Further, the CAG report had also revealed that modalities and strategy for transfer of projects on expiry of agreement period including the manpower engaged in the projects had not been formulated by the state government.
The committee has recommended that these be worked out and completed within a clearly set timeframe.
The Audit Report had disclosed that as per the agreement entered with the Independent Power Projects [IPPs] in six joint venture projects of 100 MW and above with the state’s share of 26 percent equity by way of execution of equity subscription agreement, which was supposed to be executed within six months from the date of signing the agreement for award of the power projects, had not been signed even after three years of award of project.
In response, the Energy and Power department had stated that the process for execution of equity share subscription agreement had been initiated and a draft agreement has been forwarded to the state government for approval.

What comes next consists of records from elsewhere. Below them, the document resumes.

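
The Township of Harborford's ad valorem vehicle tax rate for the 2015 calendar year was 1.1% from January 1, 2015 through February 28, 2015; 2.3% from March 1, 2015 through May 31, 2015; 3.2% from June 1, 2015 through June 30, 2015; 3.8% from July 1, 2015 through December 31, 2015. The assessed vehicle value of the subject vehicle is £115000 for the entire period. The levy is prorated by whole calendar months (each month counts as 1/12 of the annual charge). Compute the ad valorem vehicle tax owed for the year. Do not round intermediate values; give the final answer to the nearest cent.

£3363.75

January 1 – February 28, 2015: 2 months at 1.1% → £115000 × 1.1% × 2/12 = £210.8333
March 1 – May 31, 2015: 3 months at 2.3% → £115000 × 2.3% × 3/12 = £661.2500
June 1 – June 30, 2015: 1 month at 3.2% → £115000 × 3.2% × 1/12 = £306.6667
July 1 – December 31, 2015: 6 months at 3.8% → £115000 × 3.8% × 6/12 = £2185.0000
Total = £3363.7500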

The PAC report adds that the state government is working out details of the equity amount to be infused by the state and other aspects in coordination with developers.
With regards to 10 power projects signed between 2002-03 not being charged any ‘processing fees’ or ‘upfront premium’ the department said that it was a “conscious decision of the state government not to charge the upfront premium on the developers since the developer had to do the pre-feasibility study at their own cost and collection of such fees would unnecessarily burden the capital cost of projects thereby raising the cost of generation”.
It was further stated that this was done in order to attract more developers to the state.

The PAC accepted this explanation and recommended the department to ensure that such projects ultimately benefit the state in the long run.